Privatization, liberalization and national development are concepts that cannot be treated in isolation. Privatization and liberalization therefore are more or less development strategies imbibed by nation-states to enhance the growth, stability and progress of their home countries. As earlier mentioned in the preceeding chapters, to privatize means to reduce government involvement in the management of socio-economic affairs of a nation-state. By extension therefore, the implication of this is to free up resources for private ownership while government serve as regular or watch-dog. Liberalization therefore appears to have the same connotation with privatization as the former is aimed at opening barriers to foreign investors who may be willing to invest (Olewe, 1995).
From the foregoing, there appears to be a linkage between privatization, liberalization and national development because the effective administration of privatization could in some respect bring about change, progress, development and sustainability in the overall socio-economic spheres of lives. Privatization and liberalization and its policy directions therefore must be people-oriented, guided by sound moral judgement and ethical conduct, good political will, transparency and accountability, responsiveness, participation and democratization. All these variables have the capacity and potentials of kick-starting an oiling economy like those of Third World countries (Nigeria inclusive) (NEEDS Document, 2004).
By any standard, to privatize therefore means to try to avoid economic waste, corruption and mismanagement creation of job opportunities, encouraging foreign investors, among others (Okigbo, 1986). This researcher if of the humble opinion that the Nigerian privatization process may not yield the desired expected results in terms of national development. This is owing to the fact that the managers and actors of the state seem to lack focus and direction in the privatization policies in the country. The staggering revelations in the Obasanjo’s Fourth Republic where billions of tax payer’s money have been cornered to families and friends in political business; sumptuous contracts offered to bidders without proper inspection, among others as is being revealed in the current and on-going investigations by the National Assembly of Nigeria. All these are major set-back on Nigeria’s path to greatness. All these are artificial creations that may hinder the realization of Nigeria’s vision 2020 as being conceived by the Yar’ Adua’s administration.
Consequently, the concept of national development according to Arvinal and Everett (1989) is a widely participatory process of directed social change in any given society intended to bring about both social and material advancement including greater equality, freedom and other valued qualities for the majority of the people through active participation and greater controls over their environment in all its ramifications. With specific references to the emerging economies of Third World, Olewe (1995) has documented that development-centered programmes and policies designed in these economies are aimed at achieving higher incomes and living standards through industrialization and modernization, expansion of social services and cultural activities, full exploitation of human and material resources among others.

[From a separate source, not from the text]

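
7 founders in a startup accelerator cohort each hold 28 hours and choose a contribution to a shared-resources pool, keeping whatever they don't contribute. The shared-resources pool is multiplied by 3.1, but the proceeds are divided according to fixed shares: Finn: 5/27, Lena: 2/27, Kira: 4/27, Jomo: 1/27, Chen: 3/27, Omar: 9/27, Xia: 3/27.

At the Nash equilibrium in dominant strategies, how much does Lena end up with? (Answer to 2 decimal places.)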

Like privatization and liberalization, national development plans are more or less aimed at achieving qualitative transformation from a particular level to a more desirable one. Thus the transformation should be rooted in such a manner that the expenditure on national resources should be able to improve upon the living standards of the citizenry (Waldo, 1984). As a encompassing project, national development plan represents a demonstrated commitment of the state leadership to deploy national resources, human and capital to secure a better living standard of the people. These is therefore the tendency to reduce national development plan to or equate same with economic development. The former however has a larger scope spanning all aspects of a country’s national lives be they political, cultural or economic.

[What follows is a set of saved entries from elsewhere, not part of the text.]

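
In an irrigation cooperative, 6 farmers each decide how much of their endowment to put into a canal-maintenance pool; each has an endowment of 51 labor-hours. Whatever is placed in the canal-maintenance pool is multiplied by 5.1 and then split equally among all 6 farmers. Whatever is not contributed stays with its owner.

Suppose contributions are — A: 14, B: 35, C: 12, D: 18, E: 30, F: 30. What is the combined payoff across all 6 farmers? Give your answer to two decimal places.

Total contributed: 14 + 35 + 12 + 18 + 30 + 30 = 139; total kept: 6 × 51 − 139 = 167.
The canal-maintenance pool pays out 5.1 × 139 = 708.90 in aggregate.
Group total = 167 + 708.90 = 875.90.

875.90 labor-hours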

Okigbo (1986) wrote that since Nigeria’s first National Development Plans of 1962, all other plans have largely remained the same including the latest NEEDS initiatives. However, the process of preparing national development plan entails the setting of goals and targets expected to be attained within a specific period of time. The process also involves the formulation of appropriate policies aimed at facilitating the accomplishment of stated goals and targets. To this researcher, one very crucial factor that must be taken into cognizance during any planning process of development plan in the objective assessment of resources to be expended on the plan. This is very important against the backdrop of the fact that insufficient resource base constitutes a major constraints to the overall realization and achievement of development goals or set targets. National Development in Nigeria should therefore be pursued with the desired vigour, coloration and determination as well as sound political will. This is certainly a way forward in Nigeria’s bid to become the world’s 20th most industrialized nation-state.